Bob Byingtons Film hat es bei der feier­li­chen Hashtag-Vergabe des Filmfests nicht einmal in die Kategorie #Science-Fiction/Fantasy geschafft. Während die Rubrik #Western über­ra­schend ein Film für sich allein entscheiden konnte.
Western.
Der Titel von Valeska Grise­bachs ziemlich groß­ar­tigem Werk prokla­miert eine eindeu­tige Verortung – während der Film selbst mit dem Genre lustvoll koket­tiert. Western spielt im Osten, an Europas neuer Frontier. Ein Trupp deutscher Bauar­beiter – Söldner des Kapi­ta­lismus – soll in der tiefsten bulga­ri­schen Steppe ein Wasser­kraft­werk hoch­ziehen. Listet man auf, was Grisebach an typischen Western-Elementen diesem Setting abgewinnt und einflicht, dann mag das sehr gewollt und über­deut­lich wirken: Der wortkarge, einsame Prot­ago­nist, der als Fremder in das kleine Dorf einreitet; das (deutsch) beflaggte Fort des Bautrupps; der »Saloon«, der Mittel­punkt der Dorf­ge­mein­schaft ist; die Pistole, das Messer, die Schlä­gerei; das Feuer­wasser, die Bluts­brü­der­schaft unter Männern über (Sprach-)Grenzen hinweg; die »Squaw«, die von den derben Bauar­bei­tern ange­bag­gert wird. Aber das alles driftet ganz selbst­ver­s­tänd­lich, scheinbar natürlich in den Film – der ohne seinen Titel wohl für viele gar nicht als Western erkennt­lich wäre. Und es dient nicht als Baustein einer Western-Drama­turgie, erfüllt nicht die gewohnten Funk­tionen – sondern folgt dem offenen, ziellosen Fluß des Lebens.
Die »Helden« von Infinity Baby und Western eint, dass sie beide Suchende sind, die eine recht genaue Vorstel­lung davon haben, was sie nicht wollen – jedoch kaum eine davon, wonach sie letztlich streben, wie ihr großer Traum eigent­lich aussieht.

Stein 5: »Männer in der Fremde unter sich«
Western / Jeunesse

Meinhard (Meinhard Neumann) in Western hat viel­leicht bereits zuviel vom Leben gesehen, um noch ernsthaft an dem roman­ti­schen Glauben fest­zu­halten, irgendwo Erfüllung und das Gefühl von Zugehö­rig­keit zu finden.
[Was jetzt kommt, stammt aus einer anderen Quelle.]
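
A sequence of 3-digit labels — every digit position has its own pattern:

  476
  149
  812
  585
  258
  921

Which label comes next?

First digit: −3 each step, mod 10; 4, 1, 8, 5, 2, 9 → 6.
Second digit goes 7, 4, 1, 8, 5, 2 → 9 (−3 each step, mod 10).
Third digit — +3 each step, mod 10: 6, 9, 2, 5, 8, 1 → 4.
Combining the parts gives 694.

694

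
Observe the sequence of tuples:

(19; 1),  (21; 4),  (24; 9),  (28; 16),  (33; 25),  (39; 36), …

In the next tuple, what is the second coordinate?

49

First coordinate: 19, 21, 24, 28, 33, 39 → 46 (differences are 2, 3, 4, … (increasing by 1 each time)).
Second coordinate goes 1, 4, 9, 16, 25, 36 → 49 (perfect squares: 1², 2², 3², …).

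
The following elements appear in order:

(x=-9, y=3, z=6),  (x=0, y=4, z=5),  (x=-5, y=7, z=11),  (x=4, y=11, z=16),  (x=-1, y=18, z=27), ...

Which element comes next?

(x=8, y=29, z=43)

X: alternating steps +9, −5, +9, −5, …; -9, 0, -5, 4, -1 → 8.
Y: 3, 4, 7, 11, 18 → 29 (each term is the sum of the two before it).
Z — each term is the sum of the two before it: 6, 5, 11, 16, 27 → 43.
Combining the parts gives (x=8, y=29, z=43).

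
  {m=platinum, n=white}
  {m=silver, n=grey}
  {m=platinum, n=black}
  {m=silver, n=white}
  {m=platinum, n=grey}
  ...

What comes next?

{m=silver, n=black}

M — alternates platinum ↔ silver: platinum, silver, platinum, silver, platinum → silver.
N goes white, grey, black, white, grey → black (repeats white → grey → black).
Combining the parts gives {m=silver, n=black}.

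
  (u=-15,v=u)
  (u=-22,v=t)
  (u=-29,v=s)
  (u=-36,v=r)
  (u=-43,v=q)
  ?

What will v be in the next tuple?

p

V goes u, t, s, r, q → p (letters move back 1 place in the alphabet).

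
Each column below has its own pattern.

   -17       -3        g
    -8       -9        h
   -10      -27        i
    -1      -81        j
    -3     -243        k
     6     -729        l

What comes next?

First component — alternating steps +9, −2, +9, −2, …: -17, -8, -10, -1, -3, 6 → 4.
Second component: ×3 each step, so -3, -9, -27, -81, -243, -729 → -2187.
Letter: letters move forward 1 place in the alphabet; g, h, i, j, k, l → m.
So the next row is 4  -2187  m.

4  -2187  m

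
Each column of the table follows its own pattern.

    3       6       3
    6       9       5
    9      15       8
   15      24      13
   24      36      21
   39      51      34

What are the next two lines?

63  69  55; 102  90  89

First component: each term is the sum of the two before it; 3, 6, 9, 15, 24, 39 → 63 → 102.
Second component: 6, 9, 15, 24, 36, 51 → 69 → 90 (differences are 3, 6, 9, … (increasing by 3 each time)).
Third component — each term is the sum of the two before it: 3, 5, 8, 13, 21, 34 → 55 → 89.
Putting the parts together: 63  69  55 and then 102  90  89.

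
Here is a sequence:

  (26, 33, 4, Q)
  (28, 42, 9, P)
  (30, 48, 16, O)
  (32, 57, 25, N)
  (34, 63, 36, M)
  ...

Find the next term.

(36, 72, 49, L)

First coordinate: +2 each step; 26, 28, 30, 32, 34 → 36.
Second coordinate — alternating steps +9, +6, +9, +6, …: 33, 42, 48, 57, 63 → 72.
For the third coordinate, perfect squares: 2², 3², 4², …: 4, 9, 16, 25, 36 → 49.
Letter goes Q, P, O, N, M → L (letters move back 1 place in the alphabet).
So the next term is (36, 72, 49, L).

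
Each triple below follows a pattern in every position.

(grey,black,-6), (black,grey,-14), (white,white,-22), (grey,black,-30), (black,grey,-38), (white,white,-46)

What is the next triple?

(grey,black,-54)

For the first shade, repeats grey → black → white: grey, black, white, grey, black, white → grey.
Second shade goes black, grey, white, black, grey, white → black (repeats black → grey → white).
Third part: −8 each step, so -6, -14, -22, -30, -38, -46 → -54.
Putting it together: (grey,black,-54).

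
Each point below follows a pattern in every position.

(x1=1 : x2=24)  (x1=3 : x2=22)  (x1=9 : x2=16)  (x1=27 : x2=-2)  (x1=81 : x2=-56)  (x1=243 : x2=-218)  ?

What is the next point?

(x1=729 : x2=-704)

X1: 1, 3, 9, 27, 81, 243 → 729 (×3 each step).
X2: 24, 22, 16, -2, -56, -218 → -704 (together with the x1 always sums to 25).
Combining the parts gives (x1=729 : x2=-704).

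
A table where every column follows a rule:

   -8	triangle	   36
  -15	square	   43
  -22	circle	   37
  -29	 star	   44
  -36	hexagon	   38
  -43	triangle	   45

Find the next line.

-50  square  39

First component goes -8, -15, -22, -29, -36, -43 → -50 (−7 each step).
Shape: triangle, square, circle, star, hexagon, triangle → square (repeats triangle → square → circle → star → hexagon).
Third component goes 36, 43, 37, 44, 38, 45 → 39 (alternating steps +7, −6, +7, −6, …).
Putting it together: -50  square  39.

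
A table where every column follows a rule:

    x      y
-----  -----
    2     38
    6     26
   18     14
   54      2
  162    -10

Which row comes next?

Column x: 2, 6, 18, 54, 162 → 486 (×3 each step).
Column y: −12 each step; 38, 26, 14, 2, -10 → -22.
So the next row is 486  -22.

486  -22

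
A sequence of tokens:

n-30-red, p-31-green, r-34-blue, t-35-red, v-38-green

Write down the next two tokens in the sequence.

x-39-blue then z-42-red

For the letter, letters move forward 2 places in the alphabet: n, p, r, t, v → x → z.
Second component: alternating steps +1, +3, +1, +3, …; 30, 31, 34, 35, 38 → 39 → 42.
Colour goes red, green, blue, red, green → blue → red (repeats red → green → blue).
Putting the parts together: x-39-blue and then z-42-red.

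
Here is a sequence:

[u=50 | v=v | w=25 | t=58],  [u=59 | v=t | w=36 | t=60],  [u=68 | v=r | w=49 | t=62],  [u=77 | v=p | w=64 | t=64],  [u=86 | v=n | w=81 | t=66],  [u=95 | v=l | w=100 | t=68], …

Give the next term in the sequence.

[u=104 | v=j | w=121 | t=70]

U: +9 each step, so 50, 59, 68, 77, 86, 95 → 104.
V: letters move back 2 places in the alphabet, so v, t, r, p, n, l → j.
W: perfect squares: 5², 6², 7², …, so 25, 36, 49, 64, 81, 100 → 121.
T: +2 each step, so 58, 60, 62, 64, 66, 68 → 70.
So the next term is [u=104 | v=j | w=121 | t=70].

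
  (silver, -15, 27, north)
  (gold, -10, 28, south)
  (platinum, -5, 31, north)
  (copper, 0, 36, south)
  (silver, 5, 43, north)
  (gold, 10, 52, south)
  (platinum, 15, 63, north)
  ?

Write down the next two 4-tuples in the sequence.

(copper, 20, 76, south), (silver, 25, 91, north)

Metal goes silver, gold, platinum, copper, silver, gold, platinum → copper → silver (repeats silver → gold → platinum → copper).
Second part: +5 each step; -15, -10, -5, 0, 5, 10, 15 → 20 → 25.
Third part: differences are 1, 3, 5, … (increasing by 2 each time), so 27, 28, 31, 36, 43, 52, 63 → 76 → 91.
Direction — alternates north ↔ south: north, south, north, south, north, south, north → south → north.
Putting the parts together: (copper, 20, 76, south) and then (silver, 25, 91, north).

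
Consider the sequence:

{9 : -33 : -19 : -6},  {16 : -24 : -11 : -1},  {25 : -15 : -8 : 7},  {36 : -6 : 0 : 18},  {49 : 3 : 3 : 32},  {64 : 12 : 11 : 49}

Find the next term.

{81 : 21 : 14 : 69}

First component goes 9, 16, 25, 36, 49, 64 → 81 (perfect squares: 3², 4², 5², …).
Second component: -33, -24, -15, -6, 3, 12 → 21 (+9 each step).
Third component: alternating steps +8, +3, +8, +3, …; -19, -11, -8, 0, 3, 11 → 14.
Fourth component goes -6, -1, 7, 18, 32, 49 → 69 (differences are 5, 8, 11, … (increasing by 3 each time)).
Combining the parts gives {81 : 21 : 14 : 69}.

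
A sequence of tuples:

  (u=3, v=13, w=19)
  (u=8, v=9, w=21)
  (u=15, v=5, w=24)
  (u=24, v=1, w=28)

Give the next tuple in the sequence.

U — differences are 5, 7, 9, … (increasing by 2 each time): 3, 8, 15, 24 → 35.
For the v, −4 each step: 13, 9, 5, 1 → -3.
For the w, differences are 2, 3, 4, … (increasing by 1 each time): 19, 21, 24, 28 → 33.
Putting it together: (u=35, v=-3, w=33).

(u=35, v=-3, w=33)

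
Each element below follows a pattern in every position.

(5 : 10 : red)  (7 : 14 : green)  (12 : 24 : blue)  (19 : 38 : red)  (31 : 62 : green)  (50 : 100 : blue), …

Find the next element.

First part: each term is the sum of the two before it; 5, 7, 12, 19, 31, 50 → 81.
Second part goes 10, 14, 24, 38, 62, 100 → 162 (always 2 × the first part).
Colour: red, green, blue, red, green, blue → red (repeats red → green → blue).
So the next element is (81 : 162 : red).

(81 : 162 : red)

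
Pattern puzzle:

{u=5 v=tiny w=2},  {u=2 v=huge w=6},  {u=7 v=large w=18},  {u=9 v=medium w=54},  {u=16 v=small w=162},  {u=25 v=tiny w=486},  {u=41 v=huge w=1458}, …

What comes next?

U — each term is the sum of the two before it: 5, 2, 7, 9, 16, 25, 41 → 66.
V: tiny, huge, large, medium, small, tiny, huge → large (repeats tiny → huge → large → medium → small).
For the w, ×3 each step: 2, 6, 18, 54, 162, 486, 1458 → 4374.
Putting it together: {u=66 v=large w=4374}.

{u=66 v=large w=4374}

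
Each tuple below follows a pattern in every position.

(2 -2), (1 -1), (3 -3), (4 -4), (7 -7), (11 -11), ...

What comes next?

(18 -18)

First entry: 2, 1, 3, 4, 7, 11 → 18 (each term is the sum of the two before it).
Second entry — always the negative of the first entry: -2, -1, -3, -4, -7, -11 → -18.
So the next tuple is (18 -18).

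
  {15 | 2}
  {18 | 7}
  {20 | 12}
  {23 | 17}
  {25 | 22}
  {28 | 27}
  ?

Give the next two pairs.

First slot: 15, 18, 20, 23, 25, 28 → 30 → 33 (alternating steps +3, +2, +3, +2, …).
Second slot: +5 each step, so 2, 7, 12, 17, 22, 27 → 32 → 37.
So the next two pairs are {30 | 32} and {33 | 37}.

{30 | 32}, {33 | 37}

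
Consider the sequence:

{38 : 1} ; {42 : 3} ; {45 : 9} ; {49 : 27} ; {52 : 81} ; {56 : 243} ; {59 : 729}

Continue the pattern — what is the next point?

{63 : 2187}

First entry goes 38, 42, 45, 49, 52, 56, 59 → 63 (alternating steps +4, +3, +4, +3, …).
Second entry: ×3 each step, so 1, 3, 9, 27, 81, 243, 729 → 2187.
So the next point is {63 : 2187}.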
Anders der stür­mi­sche und drängende Prot­ago­nist von Jeunesse: Er weiß, dass da draußen Abenteuer, Ehre, Erfolg nur darauf warten, von ihm an sich gerissen zu werden.
Beide begeben sich in Männer­ge­sell­schaften – in eine selbst­ge­wählte Halb-Isolation, wo eigene Normen herrschen; nicht so sehr Outlaws als Männer, die die Gesetze der bürger­li­chen Gemein­schaft ganz umschiffen.
Für Meinhard ist es eine Art Flucht, in einen Raum, wo die äußeren Umstände wenigs­tens an sein stetes inneres Fremdsein angepasst sind. Zico (Kévin Azaïs) in Jeunesse mag von den konkreten Gege­ben­heiten auf dem herun­ter­ge­kom­menen Fracht­kutter, auf dem er anheuert, gemessen an seinen Träumen, mitunter über­rum­pelt sein – aber im Grunde fühlt er sich am richtigen Platz. Meinhard versucht sich auch in der herme­ti­schen Welt von Western den Hier­ar­chien zu entziehen; Zico sieht in der Schiffs-Rang­ord­nung nur Stufen, die er zu über­springen hat auf seinem Weg nach oben, an den vermeint­lich recht­mäßigen Platz.
Im Gegensatz zu seinen Kollegen, die die Abwe­sen­heit von Frauen als Mangel ihres Jobs empfinden, den es mindes­tens verbal derb zu kompen­sieren gilt, scheint Meinhard darin eine Befreiung zu finden. Für Zico ist die Beziehung zu Frauen ein Opfer, das er bereit­willig bringt; eine fast lustvolle Selbst­geiße­lung, durch die er sich erhöht fühlt. Aber ausge­rechnet Meinhard holt die Sehnsucht ein – während Zico sich von der allzu jugend­lich-naiven Variante seiner Träume verab­schiedet und sie gegen ein illu­si­ons­freieres Begehren eintauscht.
Das Schluss­fazit ist – ebenso wie das latent zwischen homo­so­zial und homo­ero­tisch chan­gie­rende Milieu – keine Erfindung von Regisseur Julien Samani. Sondern eine Anver­wand­lung der lite­ra­ri­schen Vorlage von Joseph Conrad: Jeunesse ist »Youth«, ins 21. Jahr­hun­dert versetzt.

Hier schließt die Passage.